Globally set transitive features (especially for FIPS), or block certain features

[xnox]

Problem

I want to compile application with FIPS approved cryptography only (for example by using boringssl rustls provider in fips mode; or by using rustls with the aws-lc-fips-sys provider).

My package/workspace has many dependencies, and they in turn have multiple declarations to rustls.

Despite setting my toplevel rustls features to use aws-lc-fips-sys, transitive dependencies that have repeated rustls dependencies may activate default features and pull in rustls again but with non-fips provider.

Ideally when compiling application and choosing rustls with aws-lc-fips-sys, I want to prevent non-fips feature being pull in; or able to inspect this.

Building binaries with cargo-auditable appears to indicate that it often is trivially possible to link two rustls implementations aws-lc-sys & aws-lc-fips-sys.

Is there a way to globally enforce cargo dependencies and features? to only pull in one rustls with desired features and no other ?

Proposed Solution

File bug reports against all rustls dependants asking them to add a feature that pulls in rustls with FIPS feature; rather than with default feature. (Currently 945 https://crates.io/crates/rustls/reverse_dependencies )

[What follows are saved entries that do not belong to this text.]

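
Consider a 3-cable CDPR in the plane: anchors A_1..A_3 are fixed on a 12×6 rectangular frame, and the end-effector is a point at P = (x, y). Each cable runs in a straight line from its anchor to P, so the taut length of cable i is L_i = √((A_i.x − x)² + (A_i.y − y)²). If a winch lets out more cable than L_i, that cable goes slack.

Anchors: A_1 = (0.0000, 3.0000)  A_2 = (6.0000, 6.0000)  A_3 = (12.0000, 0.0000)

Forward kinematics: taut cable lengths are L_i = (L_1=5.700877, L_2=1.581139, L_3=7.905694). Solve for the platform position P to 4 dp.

(5.5000, 4.5000)

each cable: (A_i−P)·(A_i−P) = L_i²; let q_i = ‖A_i‖²−L_i²
q_1 = 0.0000+9.0000−32.5000 = -23.5000
row 1: -12.0000x − 6.0000y = -93.0000  (q_2=69.5000)
row 2: -24.0000x + 6.0000y = -105.0000  (q_3=81.5000)
Cramer on rows 1–2 → x = 5.5000, y = 4.5000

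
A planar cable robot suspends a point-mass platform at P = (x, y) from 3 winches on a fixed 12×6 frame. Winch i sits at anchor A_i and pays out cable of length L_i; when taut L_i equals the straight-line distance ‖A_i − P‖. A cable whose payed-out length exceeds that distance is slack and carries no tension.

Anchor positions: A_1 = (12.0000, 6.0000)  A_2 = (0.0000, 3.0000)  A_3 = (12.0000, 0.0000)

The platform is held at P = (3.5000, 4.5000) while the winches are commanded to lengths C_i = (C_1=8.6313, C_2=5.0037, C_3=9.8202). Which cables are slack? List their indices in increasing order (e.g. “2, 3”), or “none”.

cable 1: √((8.5000)²+(1.5000)²)=8.6313, C_1=8.6313: taut
cable 2: √((-3.5000)²+(-1.5000)²)=3.8079, C_2=5.0037: slack
cable 3: √((8.5000)²+(-4.5000)²)=9.6177, C_3=9.8202: slack

2, 3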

Somehow make rustls by default have no features activated, and allow dependency resolution to always happen without any features for the packages; yet allow each one of them to choose desired feature set for the compiled binaries - such that packages/library dependencies do not impose a feature selection; yet all individual binaries can make a choice.

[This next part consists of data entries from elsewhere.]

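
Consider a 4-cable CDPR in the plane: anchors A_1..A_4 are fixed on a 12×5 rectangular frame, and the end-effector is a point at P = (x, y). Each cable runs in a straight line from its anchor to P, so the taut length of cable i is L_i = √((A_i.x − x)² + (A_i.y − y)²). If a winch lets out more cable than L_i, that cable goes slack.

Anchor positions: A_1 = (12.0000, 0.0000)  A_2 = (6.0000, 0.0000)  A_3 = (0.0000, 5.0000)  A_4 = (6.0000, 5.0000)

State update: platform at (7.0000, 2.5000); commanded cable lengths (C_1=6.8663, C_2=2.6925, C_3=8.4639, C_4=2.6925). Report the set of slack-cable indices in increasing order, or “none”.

i=1: geometric 5.5902 vs commanded 6.8663 ⇒ slack
i=2: geometric 2.6926 vs commanded 2.6925 ⇒ taut
i=3: geometric 7.4330 vs commanded 8.4639 ⇒ slack
i=4: geometric 2.6926 vs commanded 2.6925 ⇒ taut

1, 3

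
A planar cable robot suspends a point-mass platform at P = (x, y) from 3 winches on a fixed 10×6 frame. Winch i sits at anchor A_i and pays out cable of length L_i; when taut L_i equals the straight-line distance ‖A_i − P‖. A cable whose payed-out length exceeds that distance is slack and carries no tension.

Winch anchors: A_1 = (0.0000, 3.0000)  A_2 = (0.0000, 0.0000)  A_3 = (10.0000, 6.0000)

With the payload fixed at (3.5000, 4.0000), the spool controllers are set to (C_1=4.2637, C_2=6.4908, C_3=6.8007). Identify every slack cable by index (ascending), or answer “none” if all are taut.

i=1: geometric 3.6401 vs commanded 4.2637 ⇒ slack
i=2: geometric 5.3151 vs commanded 6.4908 ⇒ slack
i=3: geometric 6.8007 vs commanded 6.8007 ⇒ taut

1, 2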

Ask rustls to default to a FIPS implementation by default..... Or somehow locally override default rustls features to be FIPS.

Notes

Related:

• Please add FIPS feature to mirror rustls FIPS feature to use aws-lc-fips-sys only (without aws-lc-sys) rustls/webpki#307
• add fips feature, adjust aws-lc-rs sys dep rustls/webpki#308
• adjust FIPS feature handling w.r.t aws-lc-sys rustls/rustls#2291
• How to build without rcgen and without ring? istio/ztunnel#1404
• Ability to disable individual default features #3126
• Mutually exclusive features #2980

[weihanglo]

Thanks for the detailed use case!

#2980 is definitely the tracking issue of all this mess. In addition, issues below are relevant as well:

• Automatically activate a dependency if its used elsewhere in dependency graph #1555
• Pass parameters to build.rs script via CLI #3646
• Managing the propagation of features across a large workspace is infeasible without tooling support #9094

If I understand correctly, this pre-RFC proposes exactly what you want: https://internals.rust-lang.org/t/pre-rfc-mutually-excusive-global-features/19618. I'll go ahead and close this, in favor of those issues and pre-RFC. Let us know if there is a reason this worth kept open separately.

[weihanglo]

FWIW, aws-lc-sys is worse in the opposite way in this situation. Usually the package.links field is set to a string that ensures for the same string, only one unique version of native dependency exists in the dependency graph. However, aws-lc-sys bumps the field for each release. That is the reason you could have muliple versions of the native dependencies.
https://github.com/aws/aws-lc-rs/blob/0470373fe2ac92391085d928099e9d2c2292e5cd/aws-lc-sys/Cargo.toml#L5

[xnox]

@weihanglo sounds good! And this issue is useful as is, as a pseudo index-reference to all of these things.

Indeed, all of this is complicated.

[xnox]

Separately, for example "openssl-provider" of rustls is not a default features; so yeah without any tooling support it is not possible to force the whole workspace (and all transitive deps) to drop default features and allow one at build time to "and please pull in this rustls provider by default".

At this point I am pondering to fork crates.io to somehow republish the world with dependencies that I desire =/ but that's completely impractical solution.